Невдалеке от бухты все почувствовали толчки: судно днищем коснулось грунта. Капитан застопорил ход.

— Надо пассажиров выгрузить! — крикнул с баркаса маячник. — Нам лишь эту банку перевалить, там глубже будет.

Судно стало на якорь. Оба катера вместе с баркасом начали переправлять пассажиров на берег.

Долорес тем временем связалась по радио с подпольным центром. Оттуда потребовали к микрофону Реаля.

— Он тяжело ранен, — ответила она. — Лежит без памяти.

Говоривший заволновался:

— Почему вы раньше не сообщили? Мы бы немедля выслали врача.

— Врачи у нас есть. Операцию делал профессор Энгер.

— Если можно, попросите профессора к микрофону.

В радиорубку позвали Чарлза Энгера. Старик коротко сообщил о состоянии больного.

— Что вам понадобится для успешного лечения?

— Было бы замечательно, если бы вы достали граммов пятьсот крови для переливания и недостающие медикаменты. Могу дать записку в клинику. Надеюсь, что там найдется хоть кто-нибудь из моих учеников или друзей.

— Хорошо. Когда вышлете с вашей запиской птичку?

Профессор не знал, что ответить. В разговор вмешался Наварро.

— Вышлем через двадцать — тридцать минут. Куда прикажете прибыть?

— Туда же, где она была.

— Ясно. Будет выполнено.

Разговор закончил Энрико Диас. Он намеками сообщил о принятых решениях и пообещал выслать весьма важные материалы для печати.

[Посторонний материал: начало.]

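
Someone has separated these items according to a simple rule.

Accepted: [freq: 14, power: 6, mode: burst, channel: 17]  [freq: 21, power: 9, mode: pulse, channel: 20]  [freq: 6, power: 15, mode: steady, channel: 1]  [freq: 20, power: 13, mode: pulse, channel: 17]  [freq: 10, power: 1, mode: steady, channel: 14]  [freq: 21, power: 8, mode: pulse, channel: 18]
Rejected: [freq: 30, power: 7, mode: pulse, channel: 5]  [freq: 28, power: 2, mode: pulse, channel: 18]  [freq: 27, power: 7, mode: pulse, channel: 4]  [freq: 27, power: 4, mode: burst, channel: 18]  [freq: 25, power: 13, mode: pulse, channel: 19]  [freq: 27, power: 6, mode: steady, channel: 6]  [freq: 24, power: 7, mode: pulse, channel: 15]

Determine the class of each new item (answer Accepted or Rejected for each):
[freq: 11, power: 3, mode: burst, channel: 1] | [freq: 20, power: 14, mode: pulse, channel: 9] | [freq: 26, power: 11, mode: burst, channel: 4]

Accepted, Accepted, Rejected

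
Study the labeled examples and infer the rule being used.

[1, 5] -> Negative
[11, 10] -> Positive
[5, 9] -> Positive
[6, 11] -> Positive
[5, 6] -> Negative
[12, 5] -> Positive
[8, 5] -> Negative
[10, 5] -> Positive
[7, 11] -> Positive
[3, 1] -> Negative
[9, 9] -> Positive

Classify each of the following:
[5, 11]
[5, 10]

'Positive' ⟺ sum ≥ 14.
Positive: [5, 11], since 5+11 = 16. Positive: [5, 10], since 5+10 = 15.

Positive, Positive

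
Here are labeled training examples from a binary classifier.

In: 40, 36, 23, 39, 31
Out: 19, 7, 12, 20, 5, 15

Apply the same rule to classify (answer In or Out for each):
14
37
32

All 'In' examples share one property — at least 23 — and every 'Out' example lacks it.
14: 14 < 23 — fails the rule, so Out. 37: 37 ≥ 23 — satisfies this, so In. 32: 32 ≥ 23 — satisfies this, so In.

Out, In, In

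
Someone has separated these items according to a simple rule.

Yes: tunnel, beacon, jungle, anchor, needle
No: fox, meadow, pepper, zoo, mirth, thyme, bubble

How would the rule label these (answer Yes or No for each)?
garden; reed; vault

Yes, No, No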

Но эти материалы не так-то легко было достать. Паблито с Жаном возились с сейфом полковника Луиса уже более часа. Разглядев на диске замка буквы, они пришли к выводу, что толстая литая дверца открывается лишь после набора определенных слов. Но что это за слова?

Они перелистали записную книжку Луиса, в надежде найти нужную запись, обшарили карманы кителя, заглянули в ящики стола и нигде не обнаружили шифра. Видимо, тайну замка полковник досерял лишь памяти.

Жан принялся наугад набирать различные слова, но все напрасно: механизм не срабатывал, замок не открывался.

— Его и не взорвешь, пожалуй, — сказал Паблито. — Вся рубка взлетит на воздух.

Кончеро, молча наблюдавший за действиями друзей, вдруг предложил:

— А если попробовать без всякого колдовства? Какой прок от букв, когда они не помогают?

Жан вздохнул и, сев на диванчик, объяснил:

— Здесь, беби, мозгами шевелить надо, а не мускулатурой.

И он невольно усмехнулся, видя, как силач, упершись ногой в край сейфа, ухватился за литые ручки. Затем что-то произошло непонятное. Жану показалось, будто на него рухнула надстройка: раздался грохот, треск… и большая тяжесть навалилась на француза. «Сейф заминирован», — решил он.

Но взрыва не было. Кончеро, не ожидавший, что дверца откроется, с такой силой рванул ее, что не удержался и полетел на спину… Он сбил с ног Паблито и, свалившись на диванчик, придавил Жана.

Возможно, случайный набор букв открыл сложный замок, а вернее всего — Луис, ложась спать, лишь захлопнул стальную дверцу, не набрав секретного слова.

— Из тебя, беби, когда-нибудь выйдет толк, — сказал Жан, с оханьем поднимаясь. — А сейчас ты только способен людей расплющивать.

Все найденные в сейфе папки с бумагами, шифры, фотографии и деньги они уложили в мешок и отправили вместе с Наварро на самолете.

После высадки пассажиров у судна уменьшилась осадка; оно осторожно вошло в бухту и стало на якорь в тени под нависшей скалой. В этом месте его трудно было заметить с воздуха.

Большинство высадившихся на берег посбрасывали одежду и, войдя в воду, принялись плескаться, нырять, плавать. Соленая и прозрачная вода приятно холодила тело.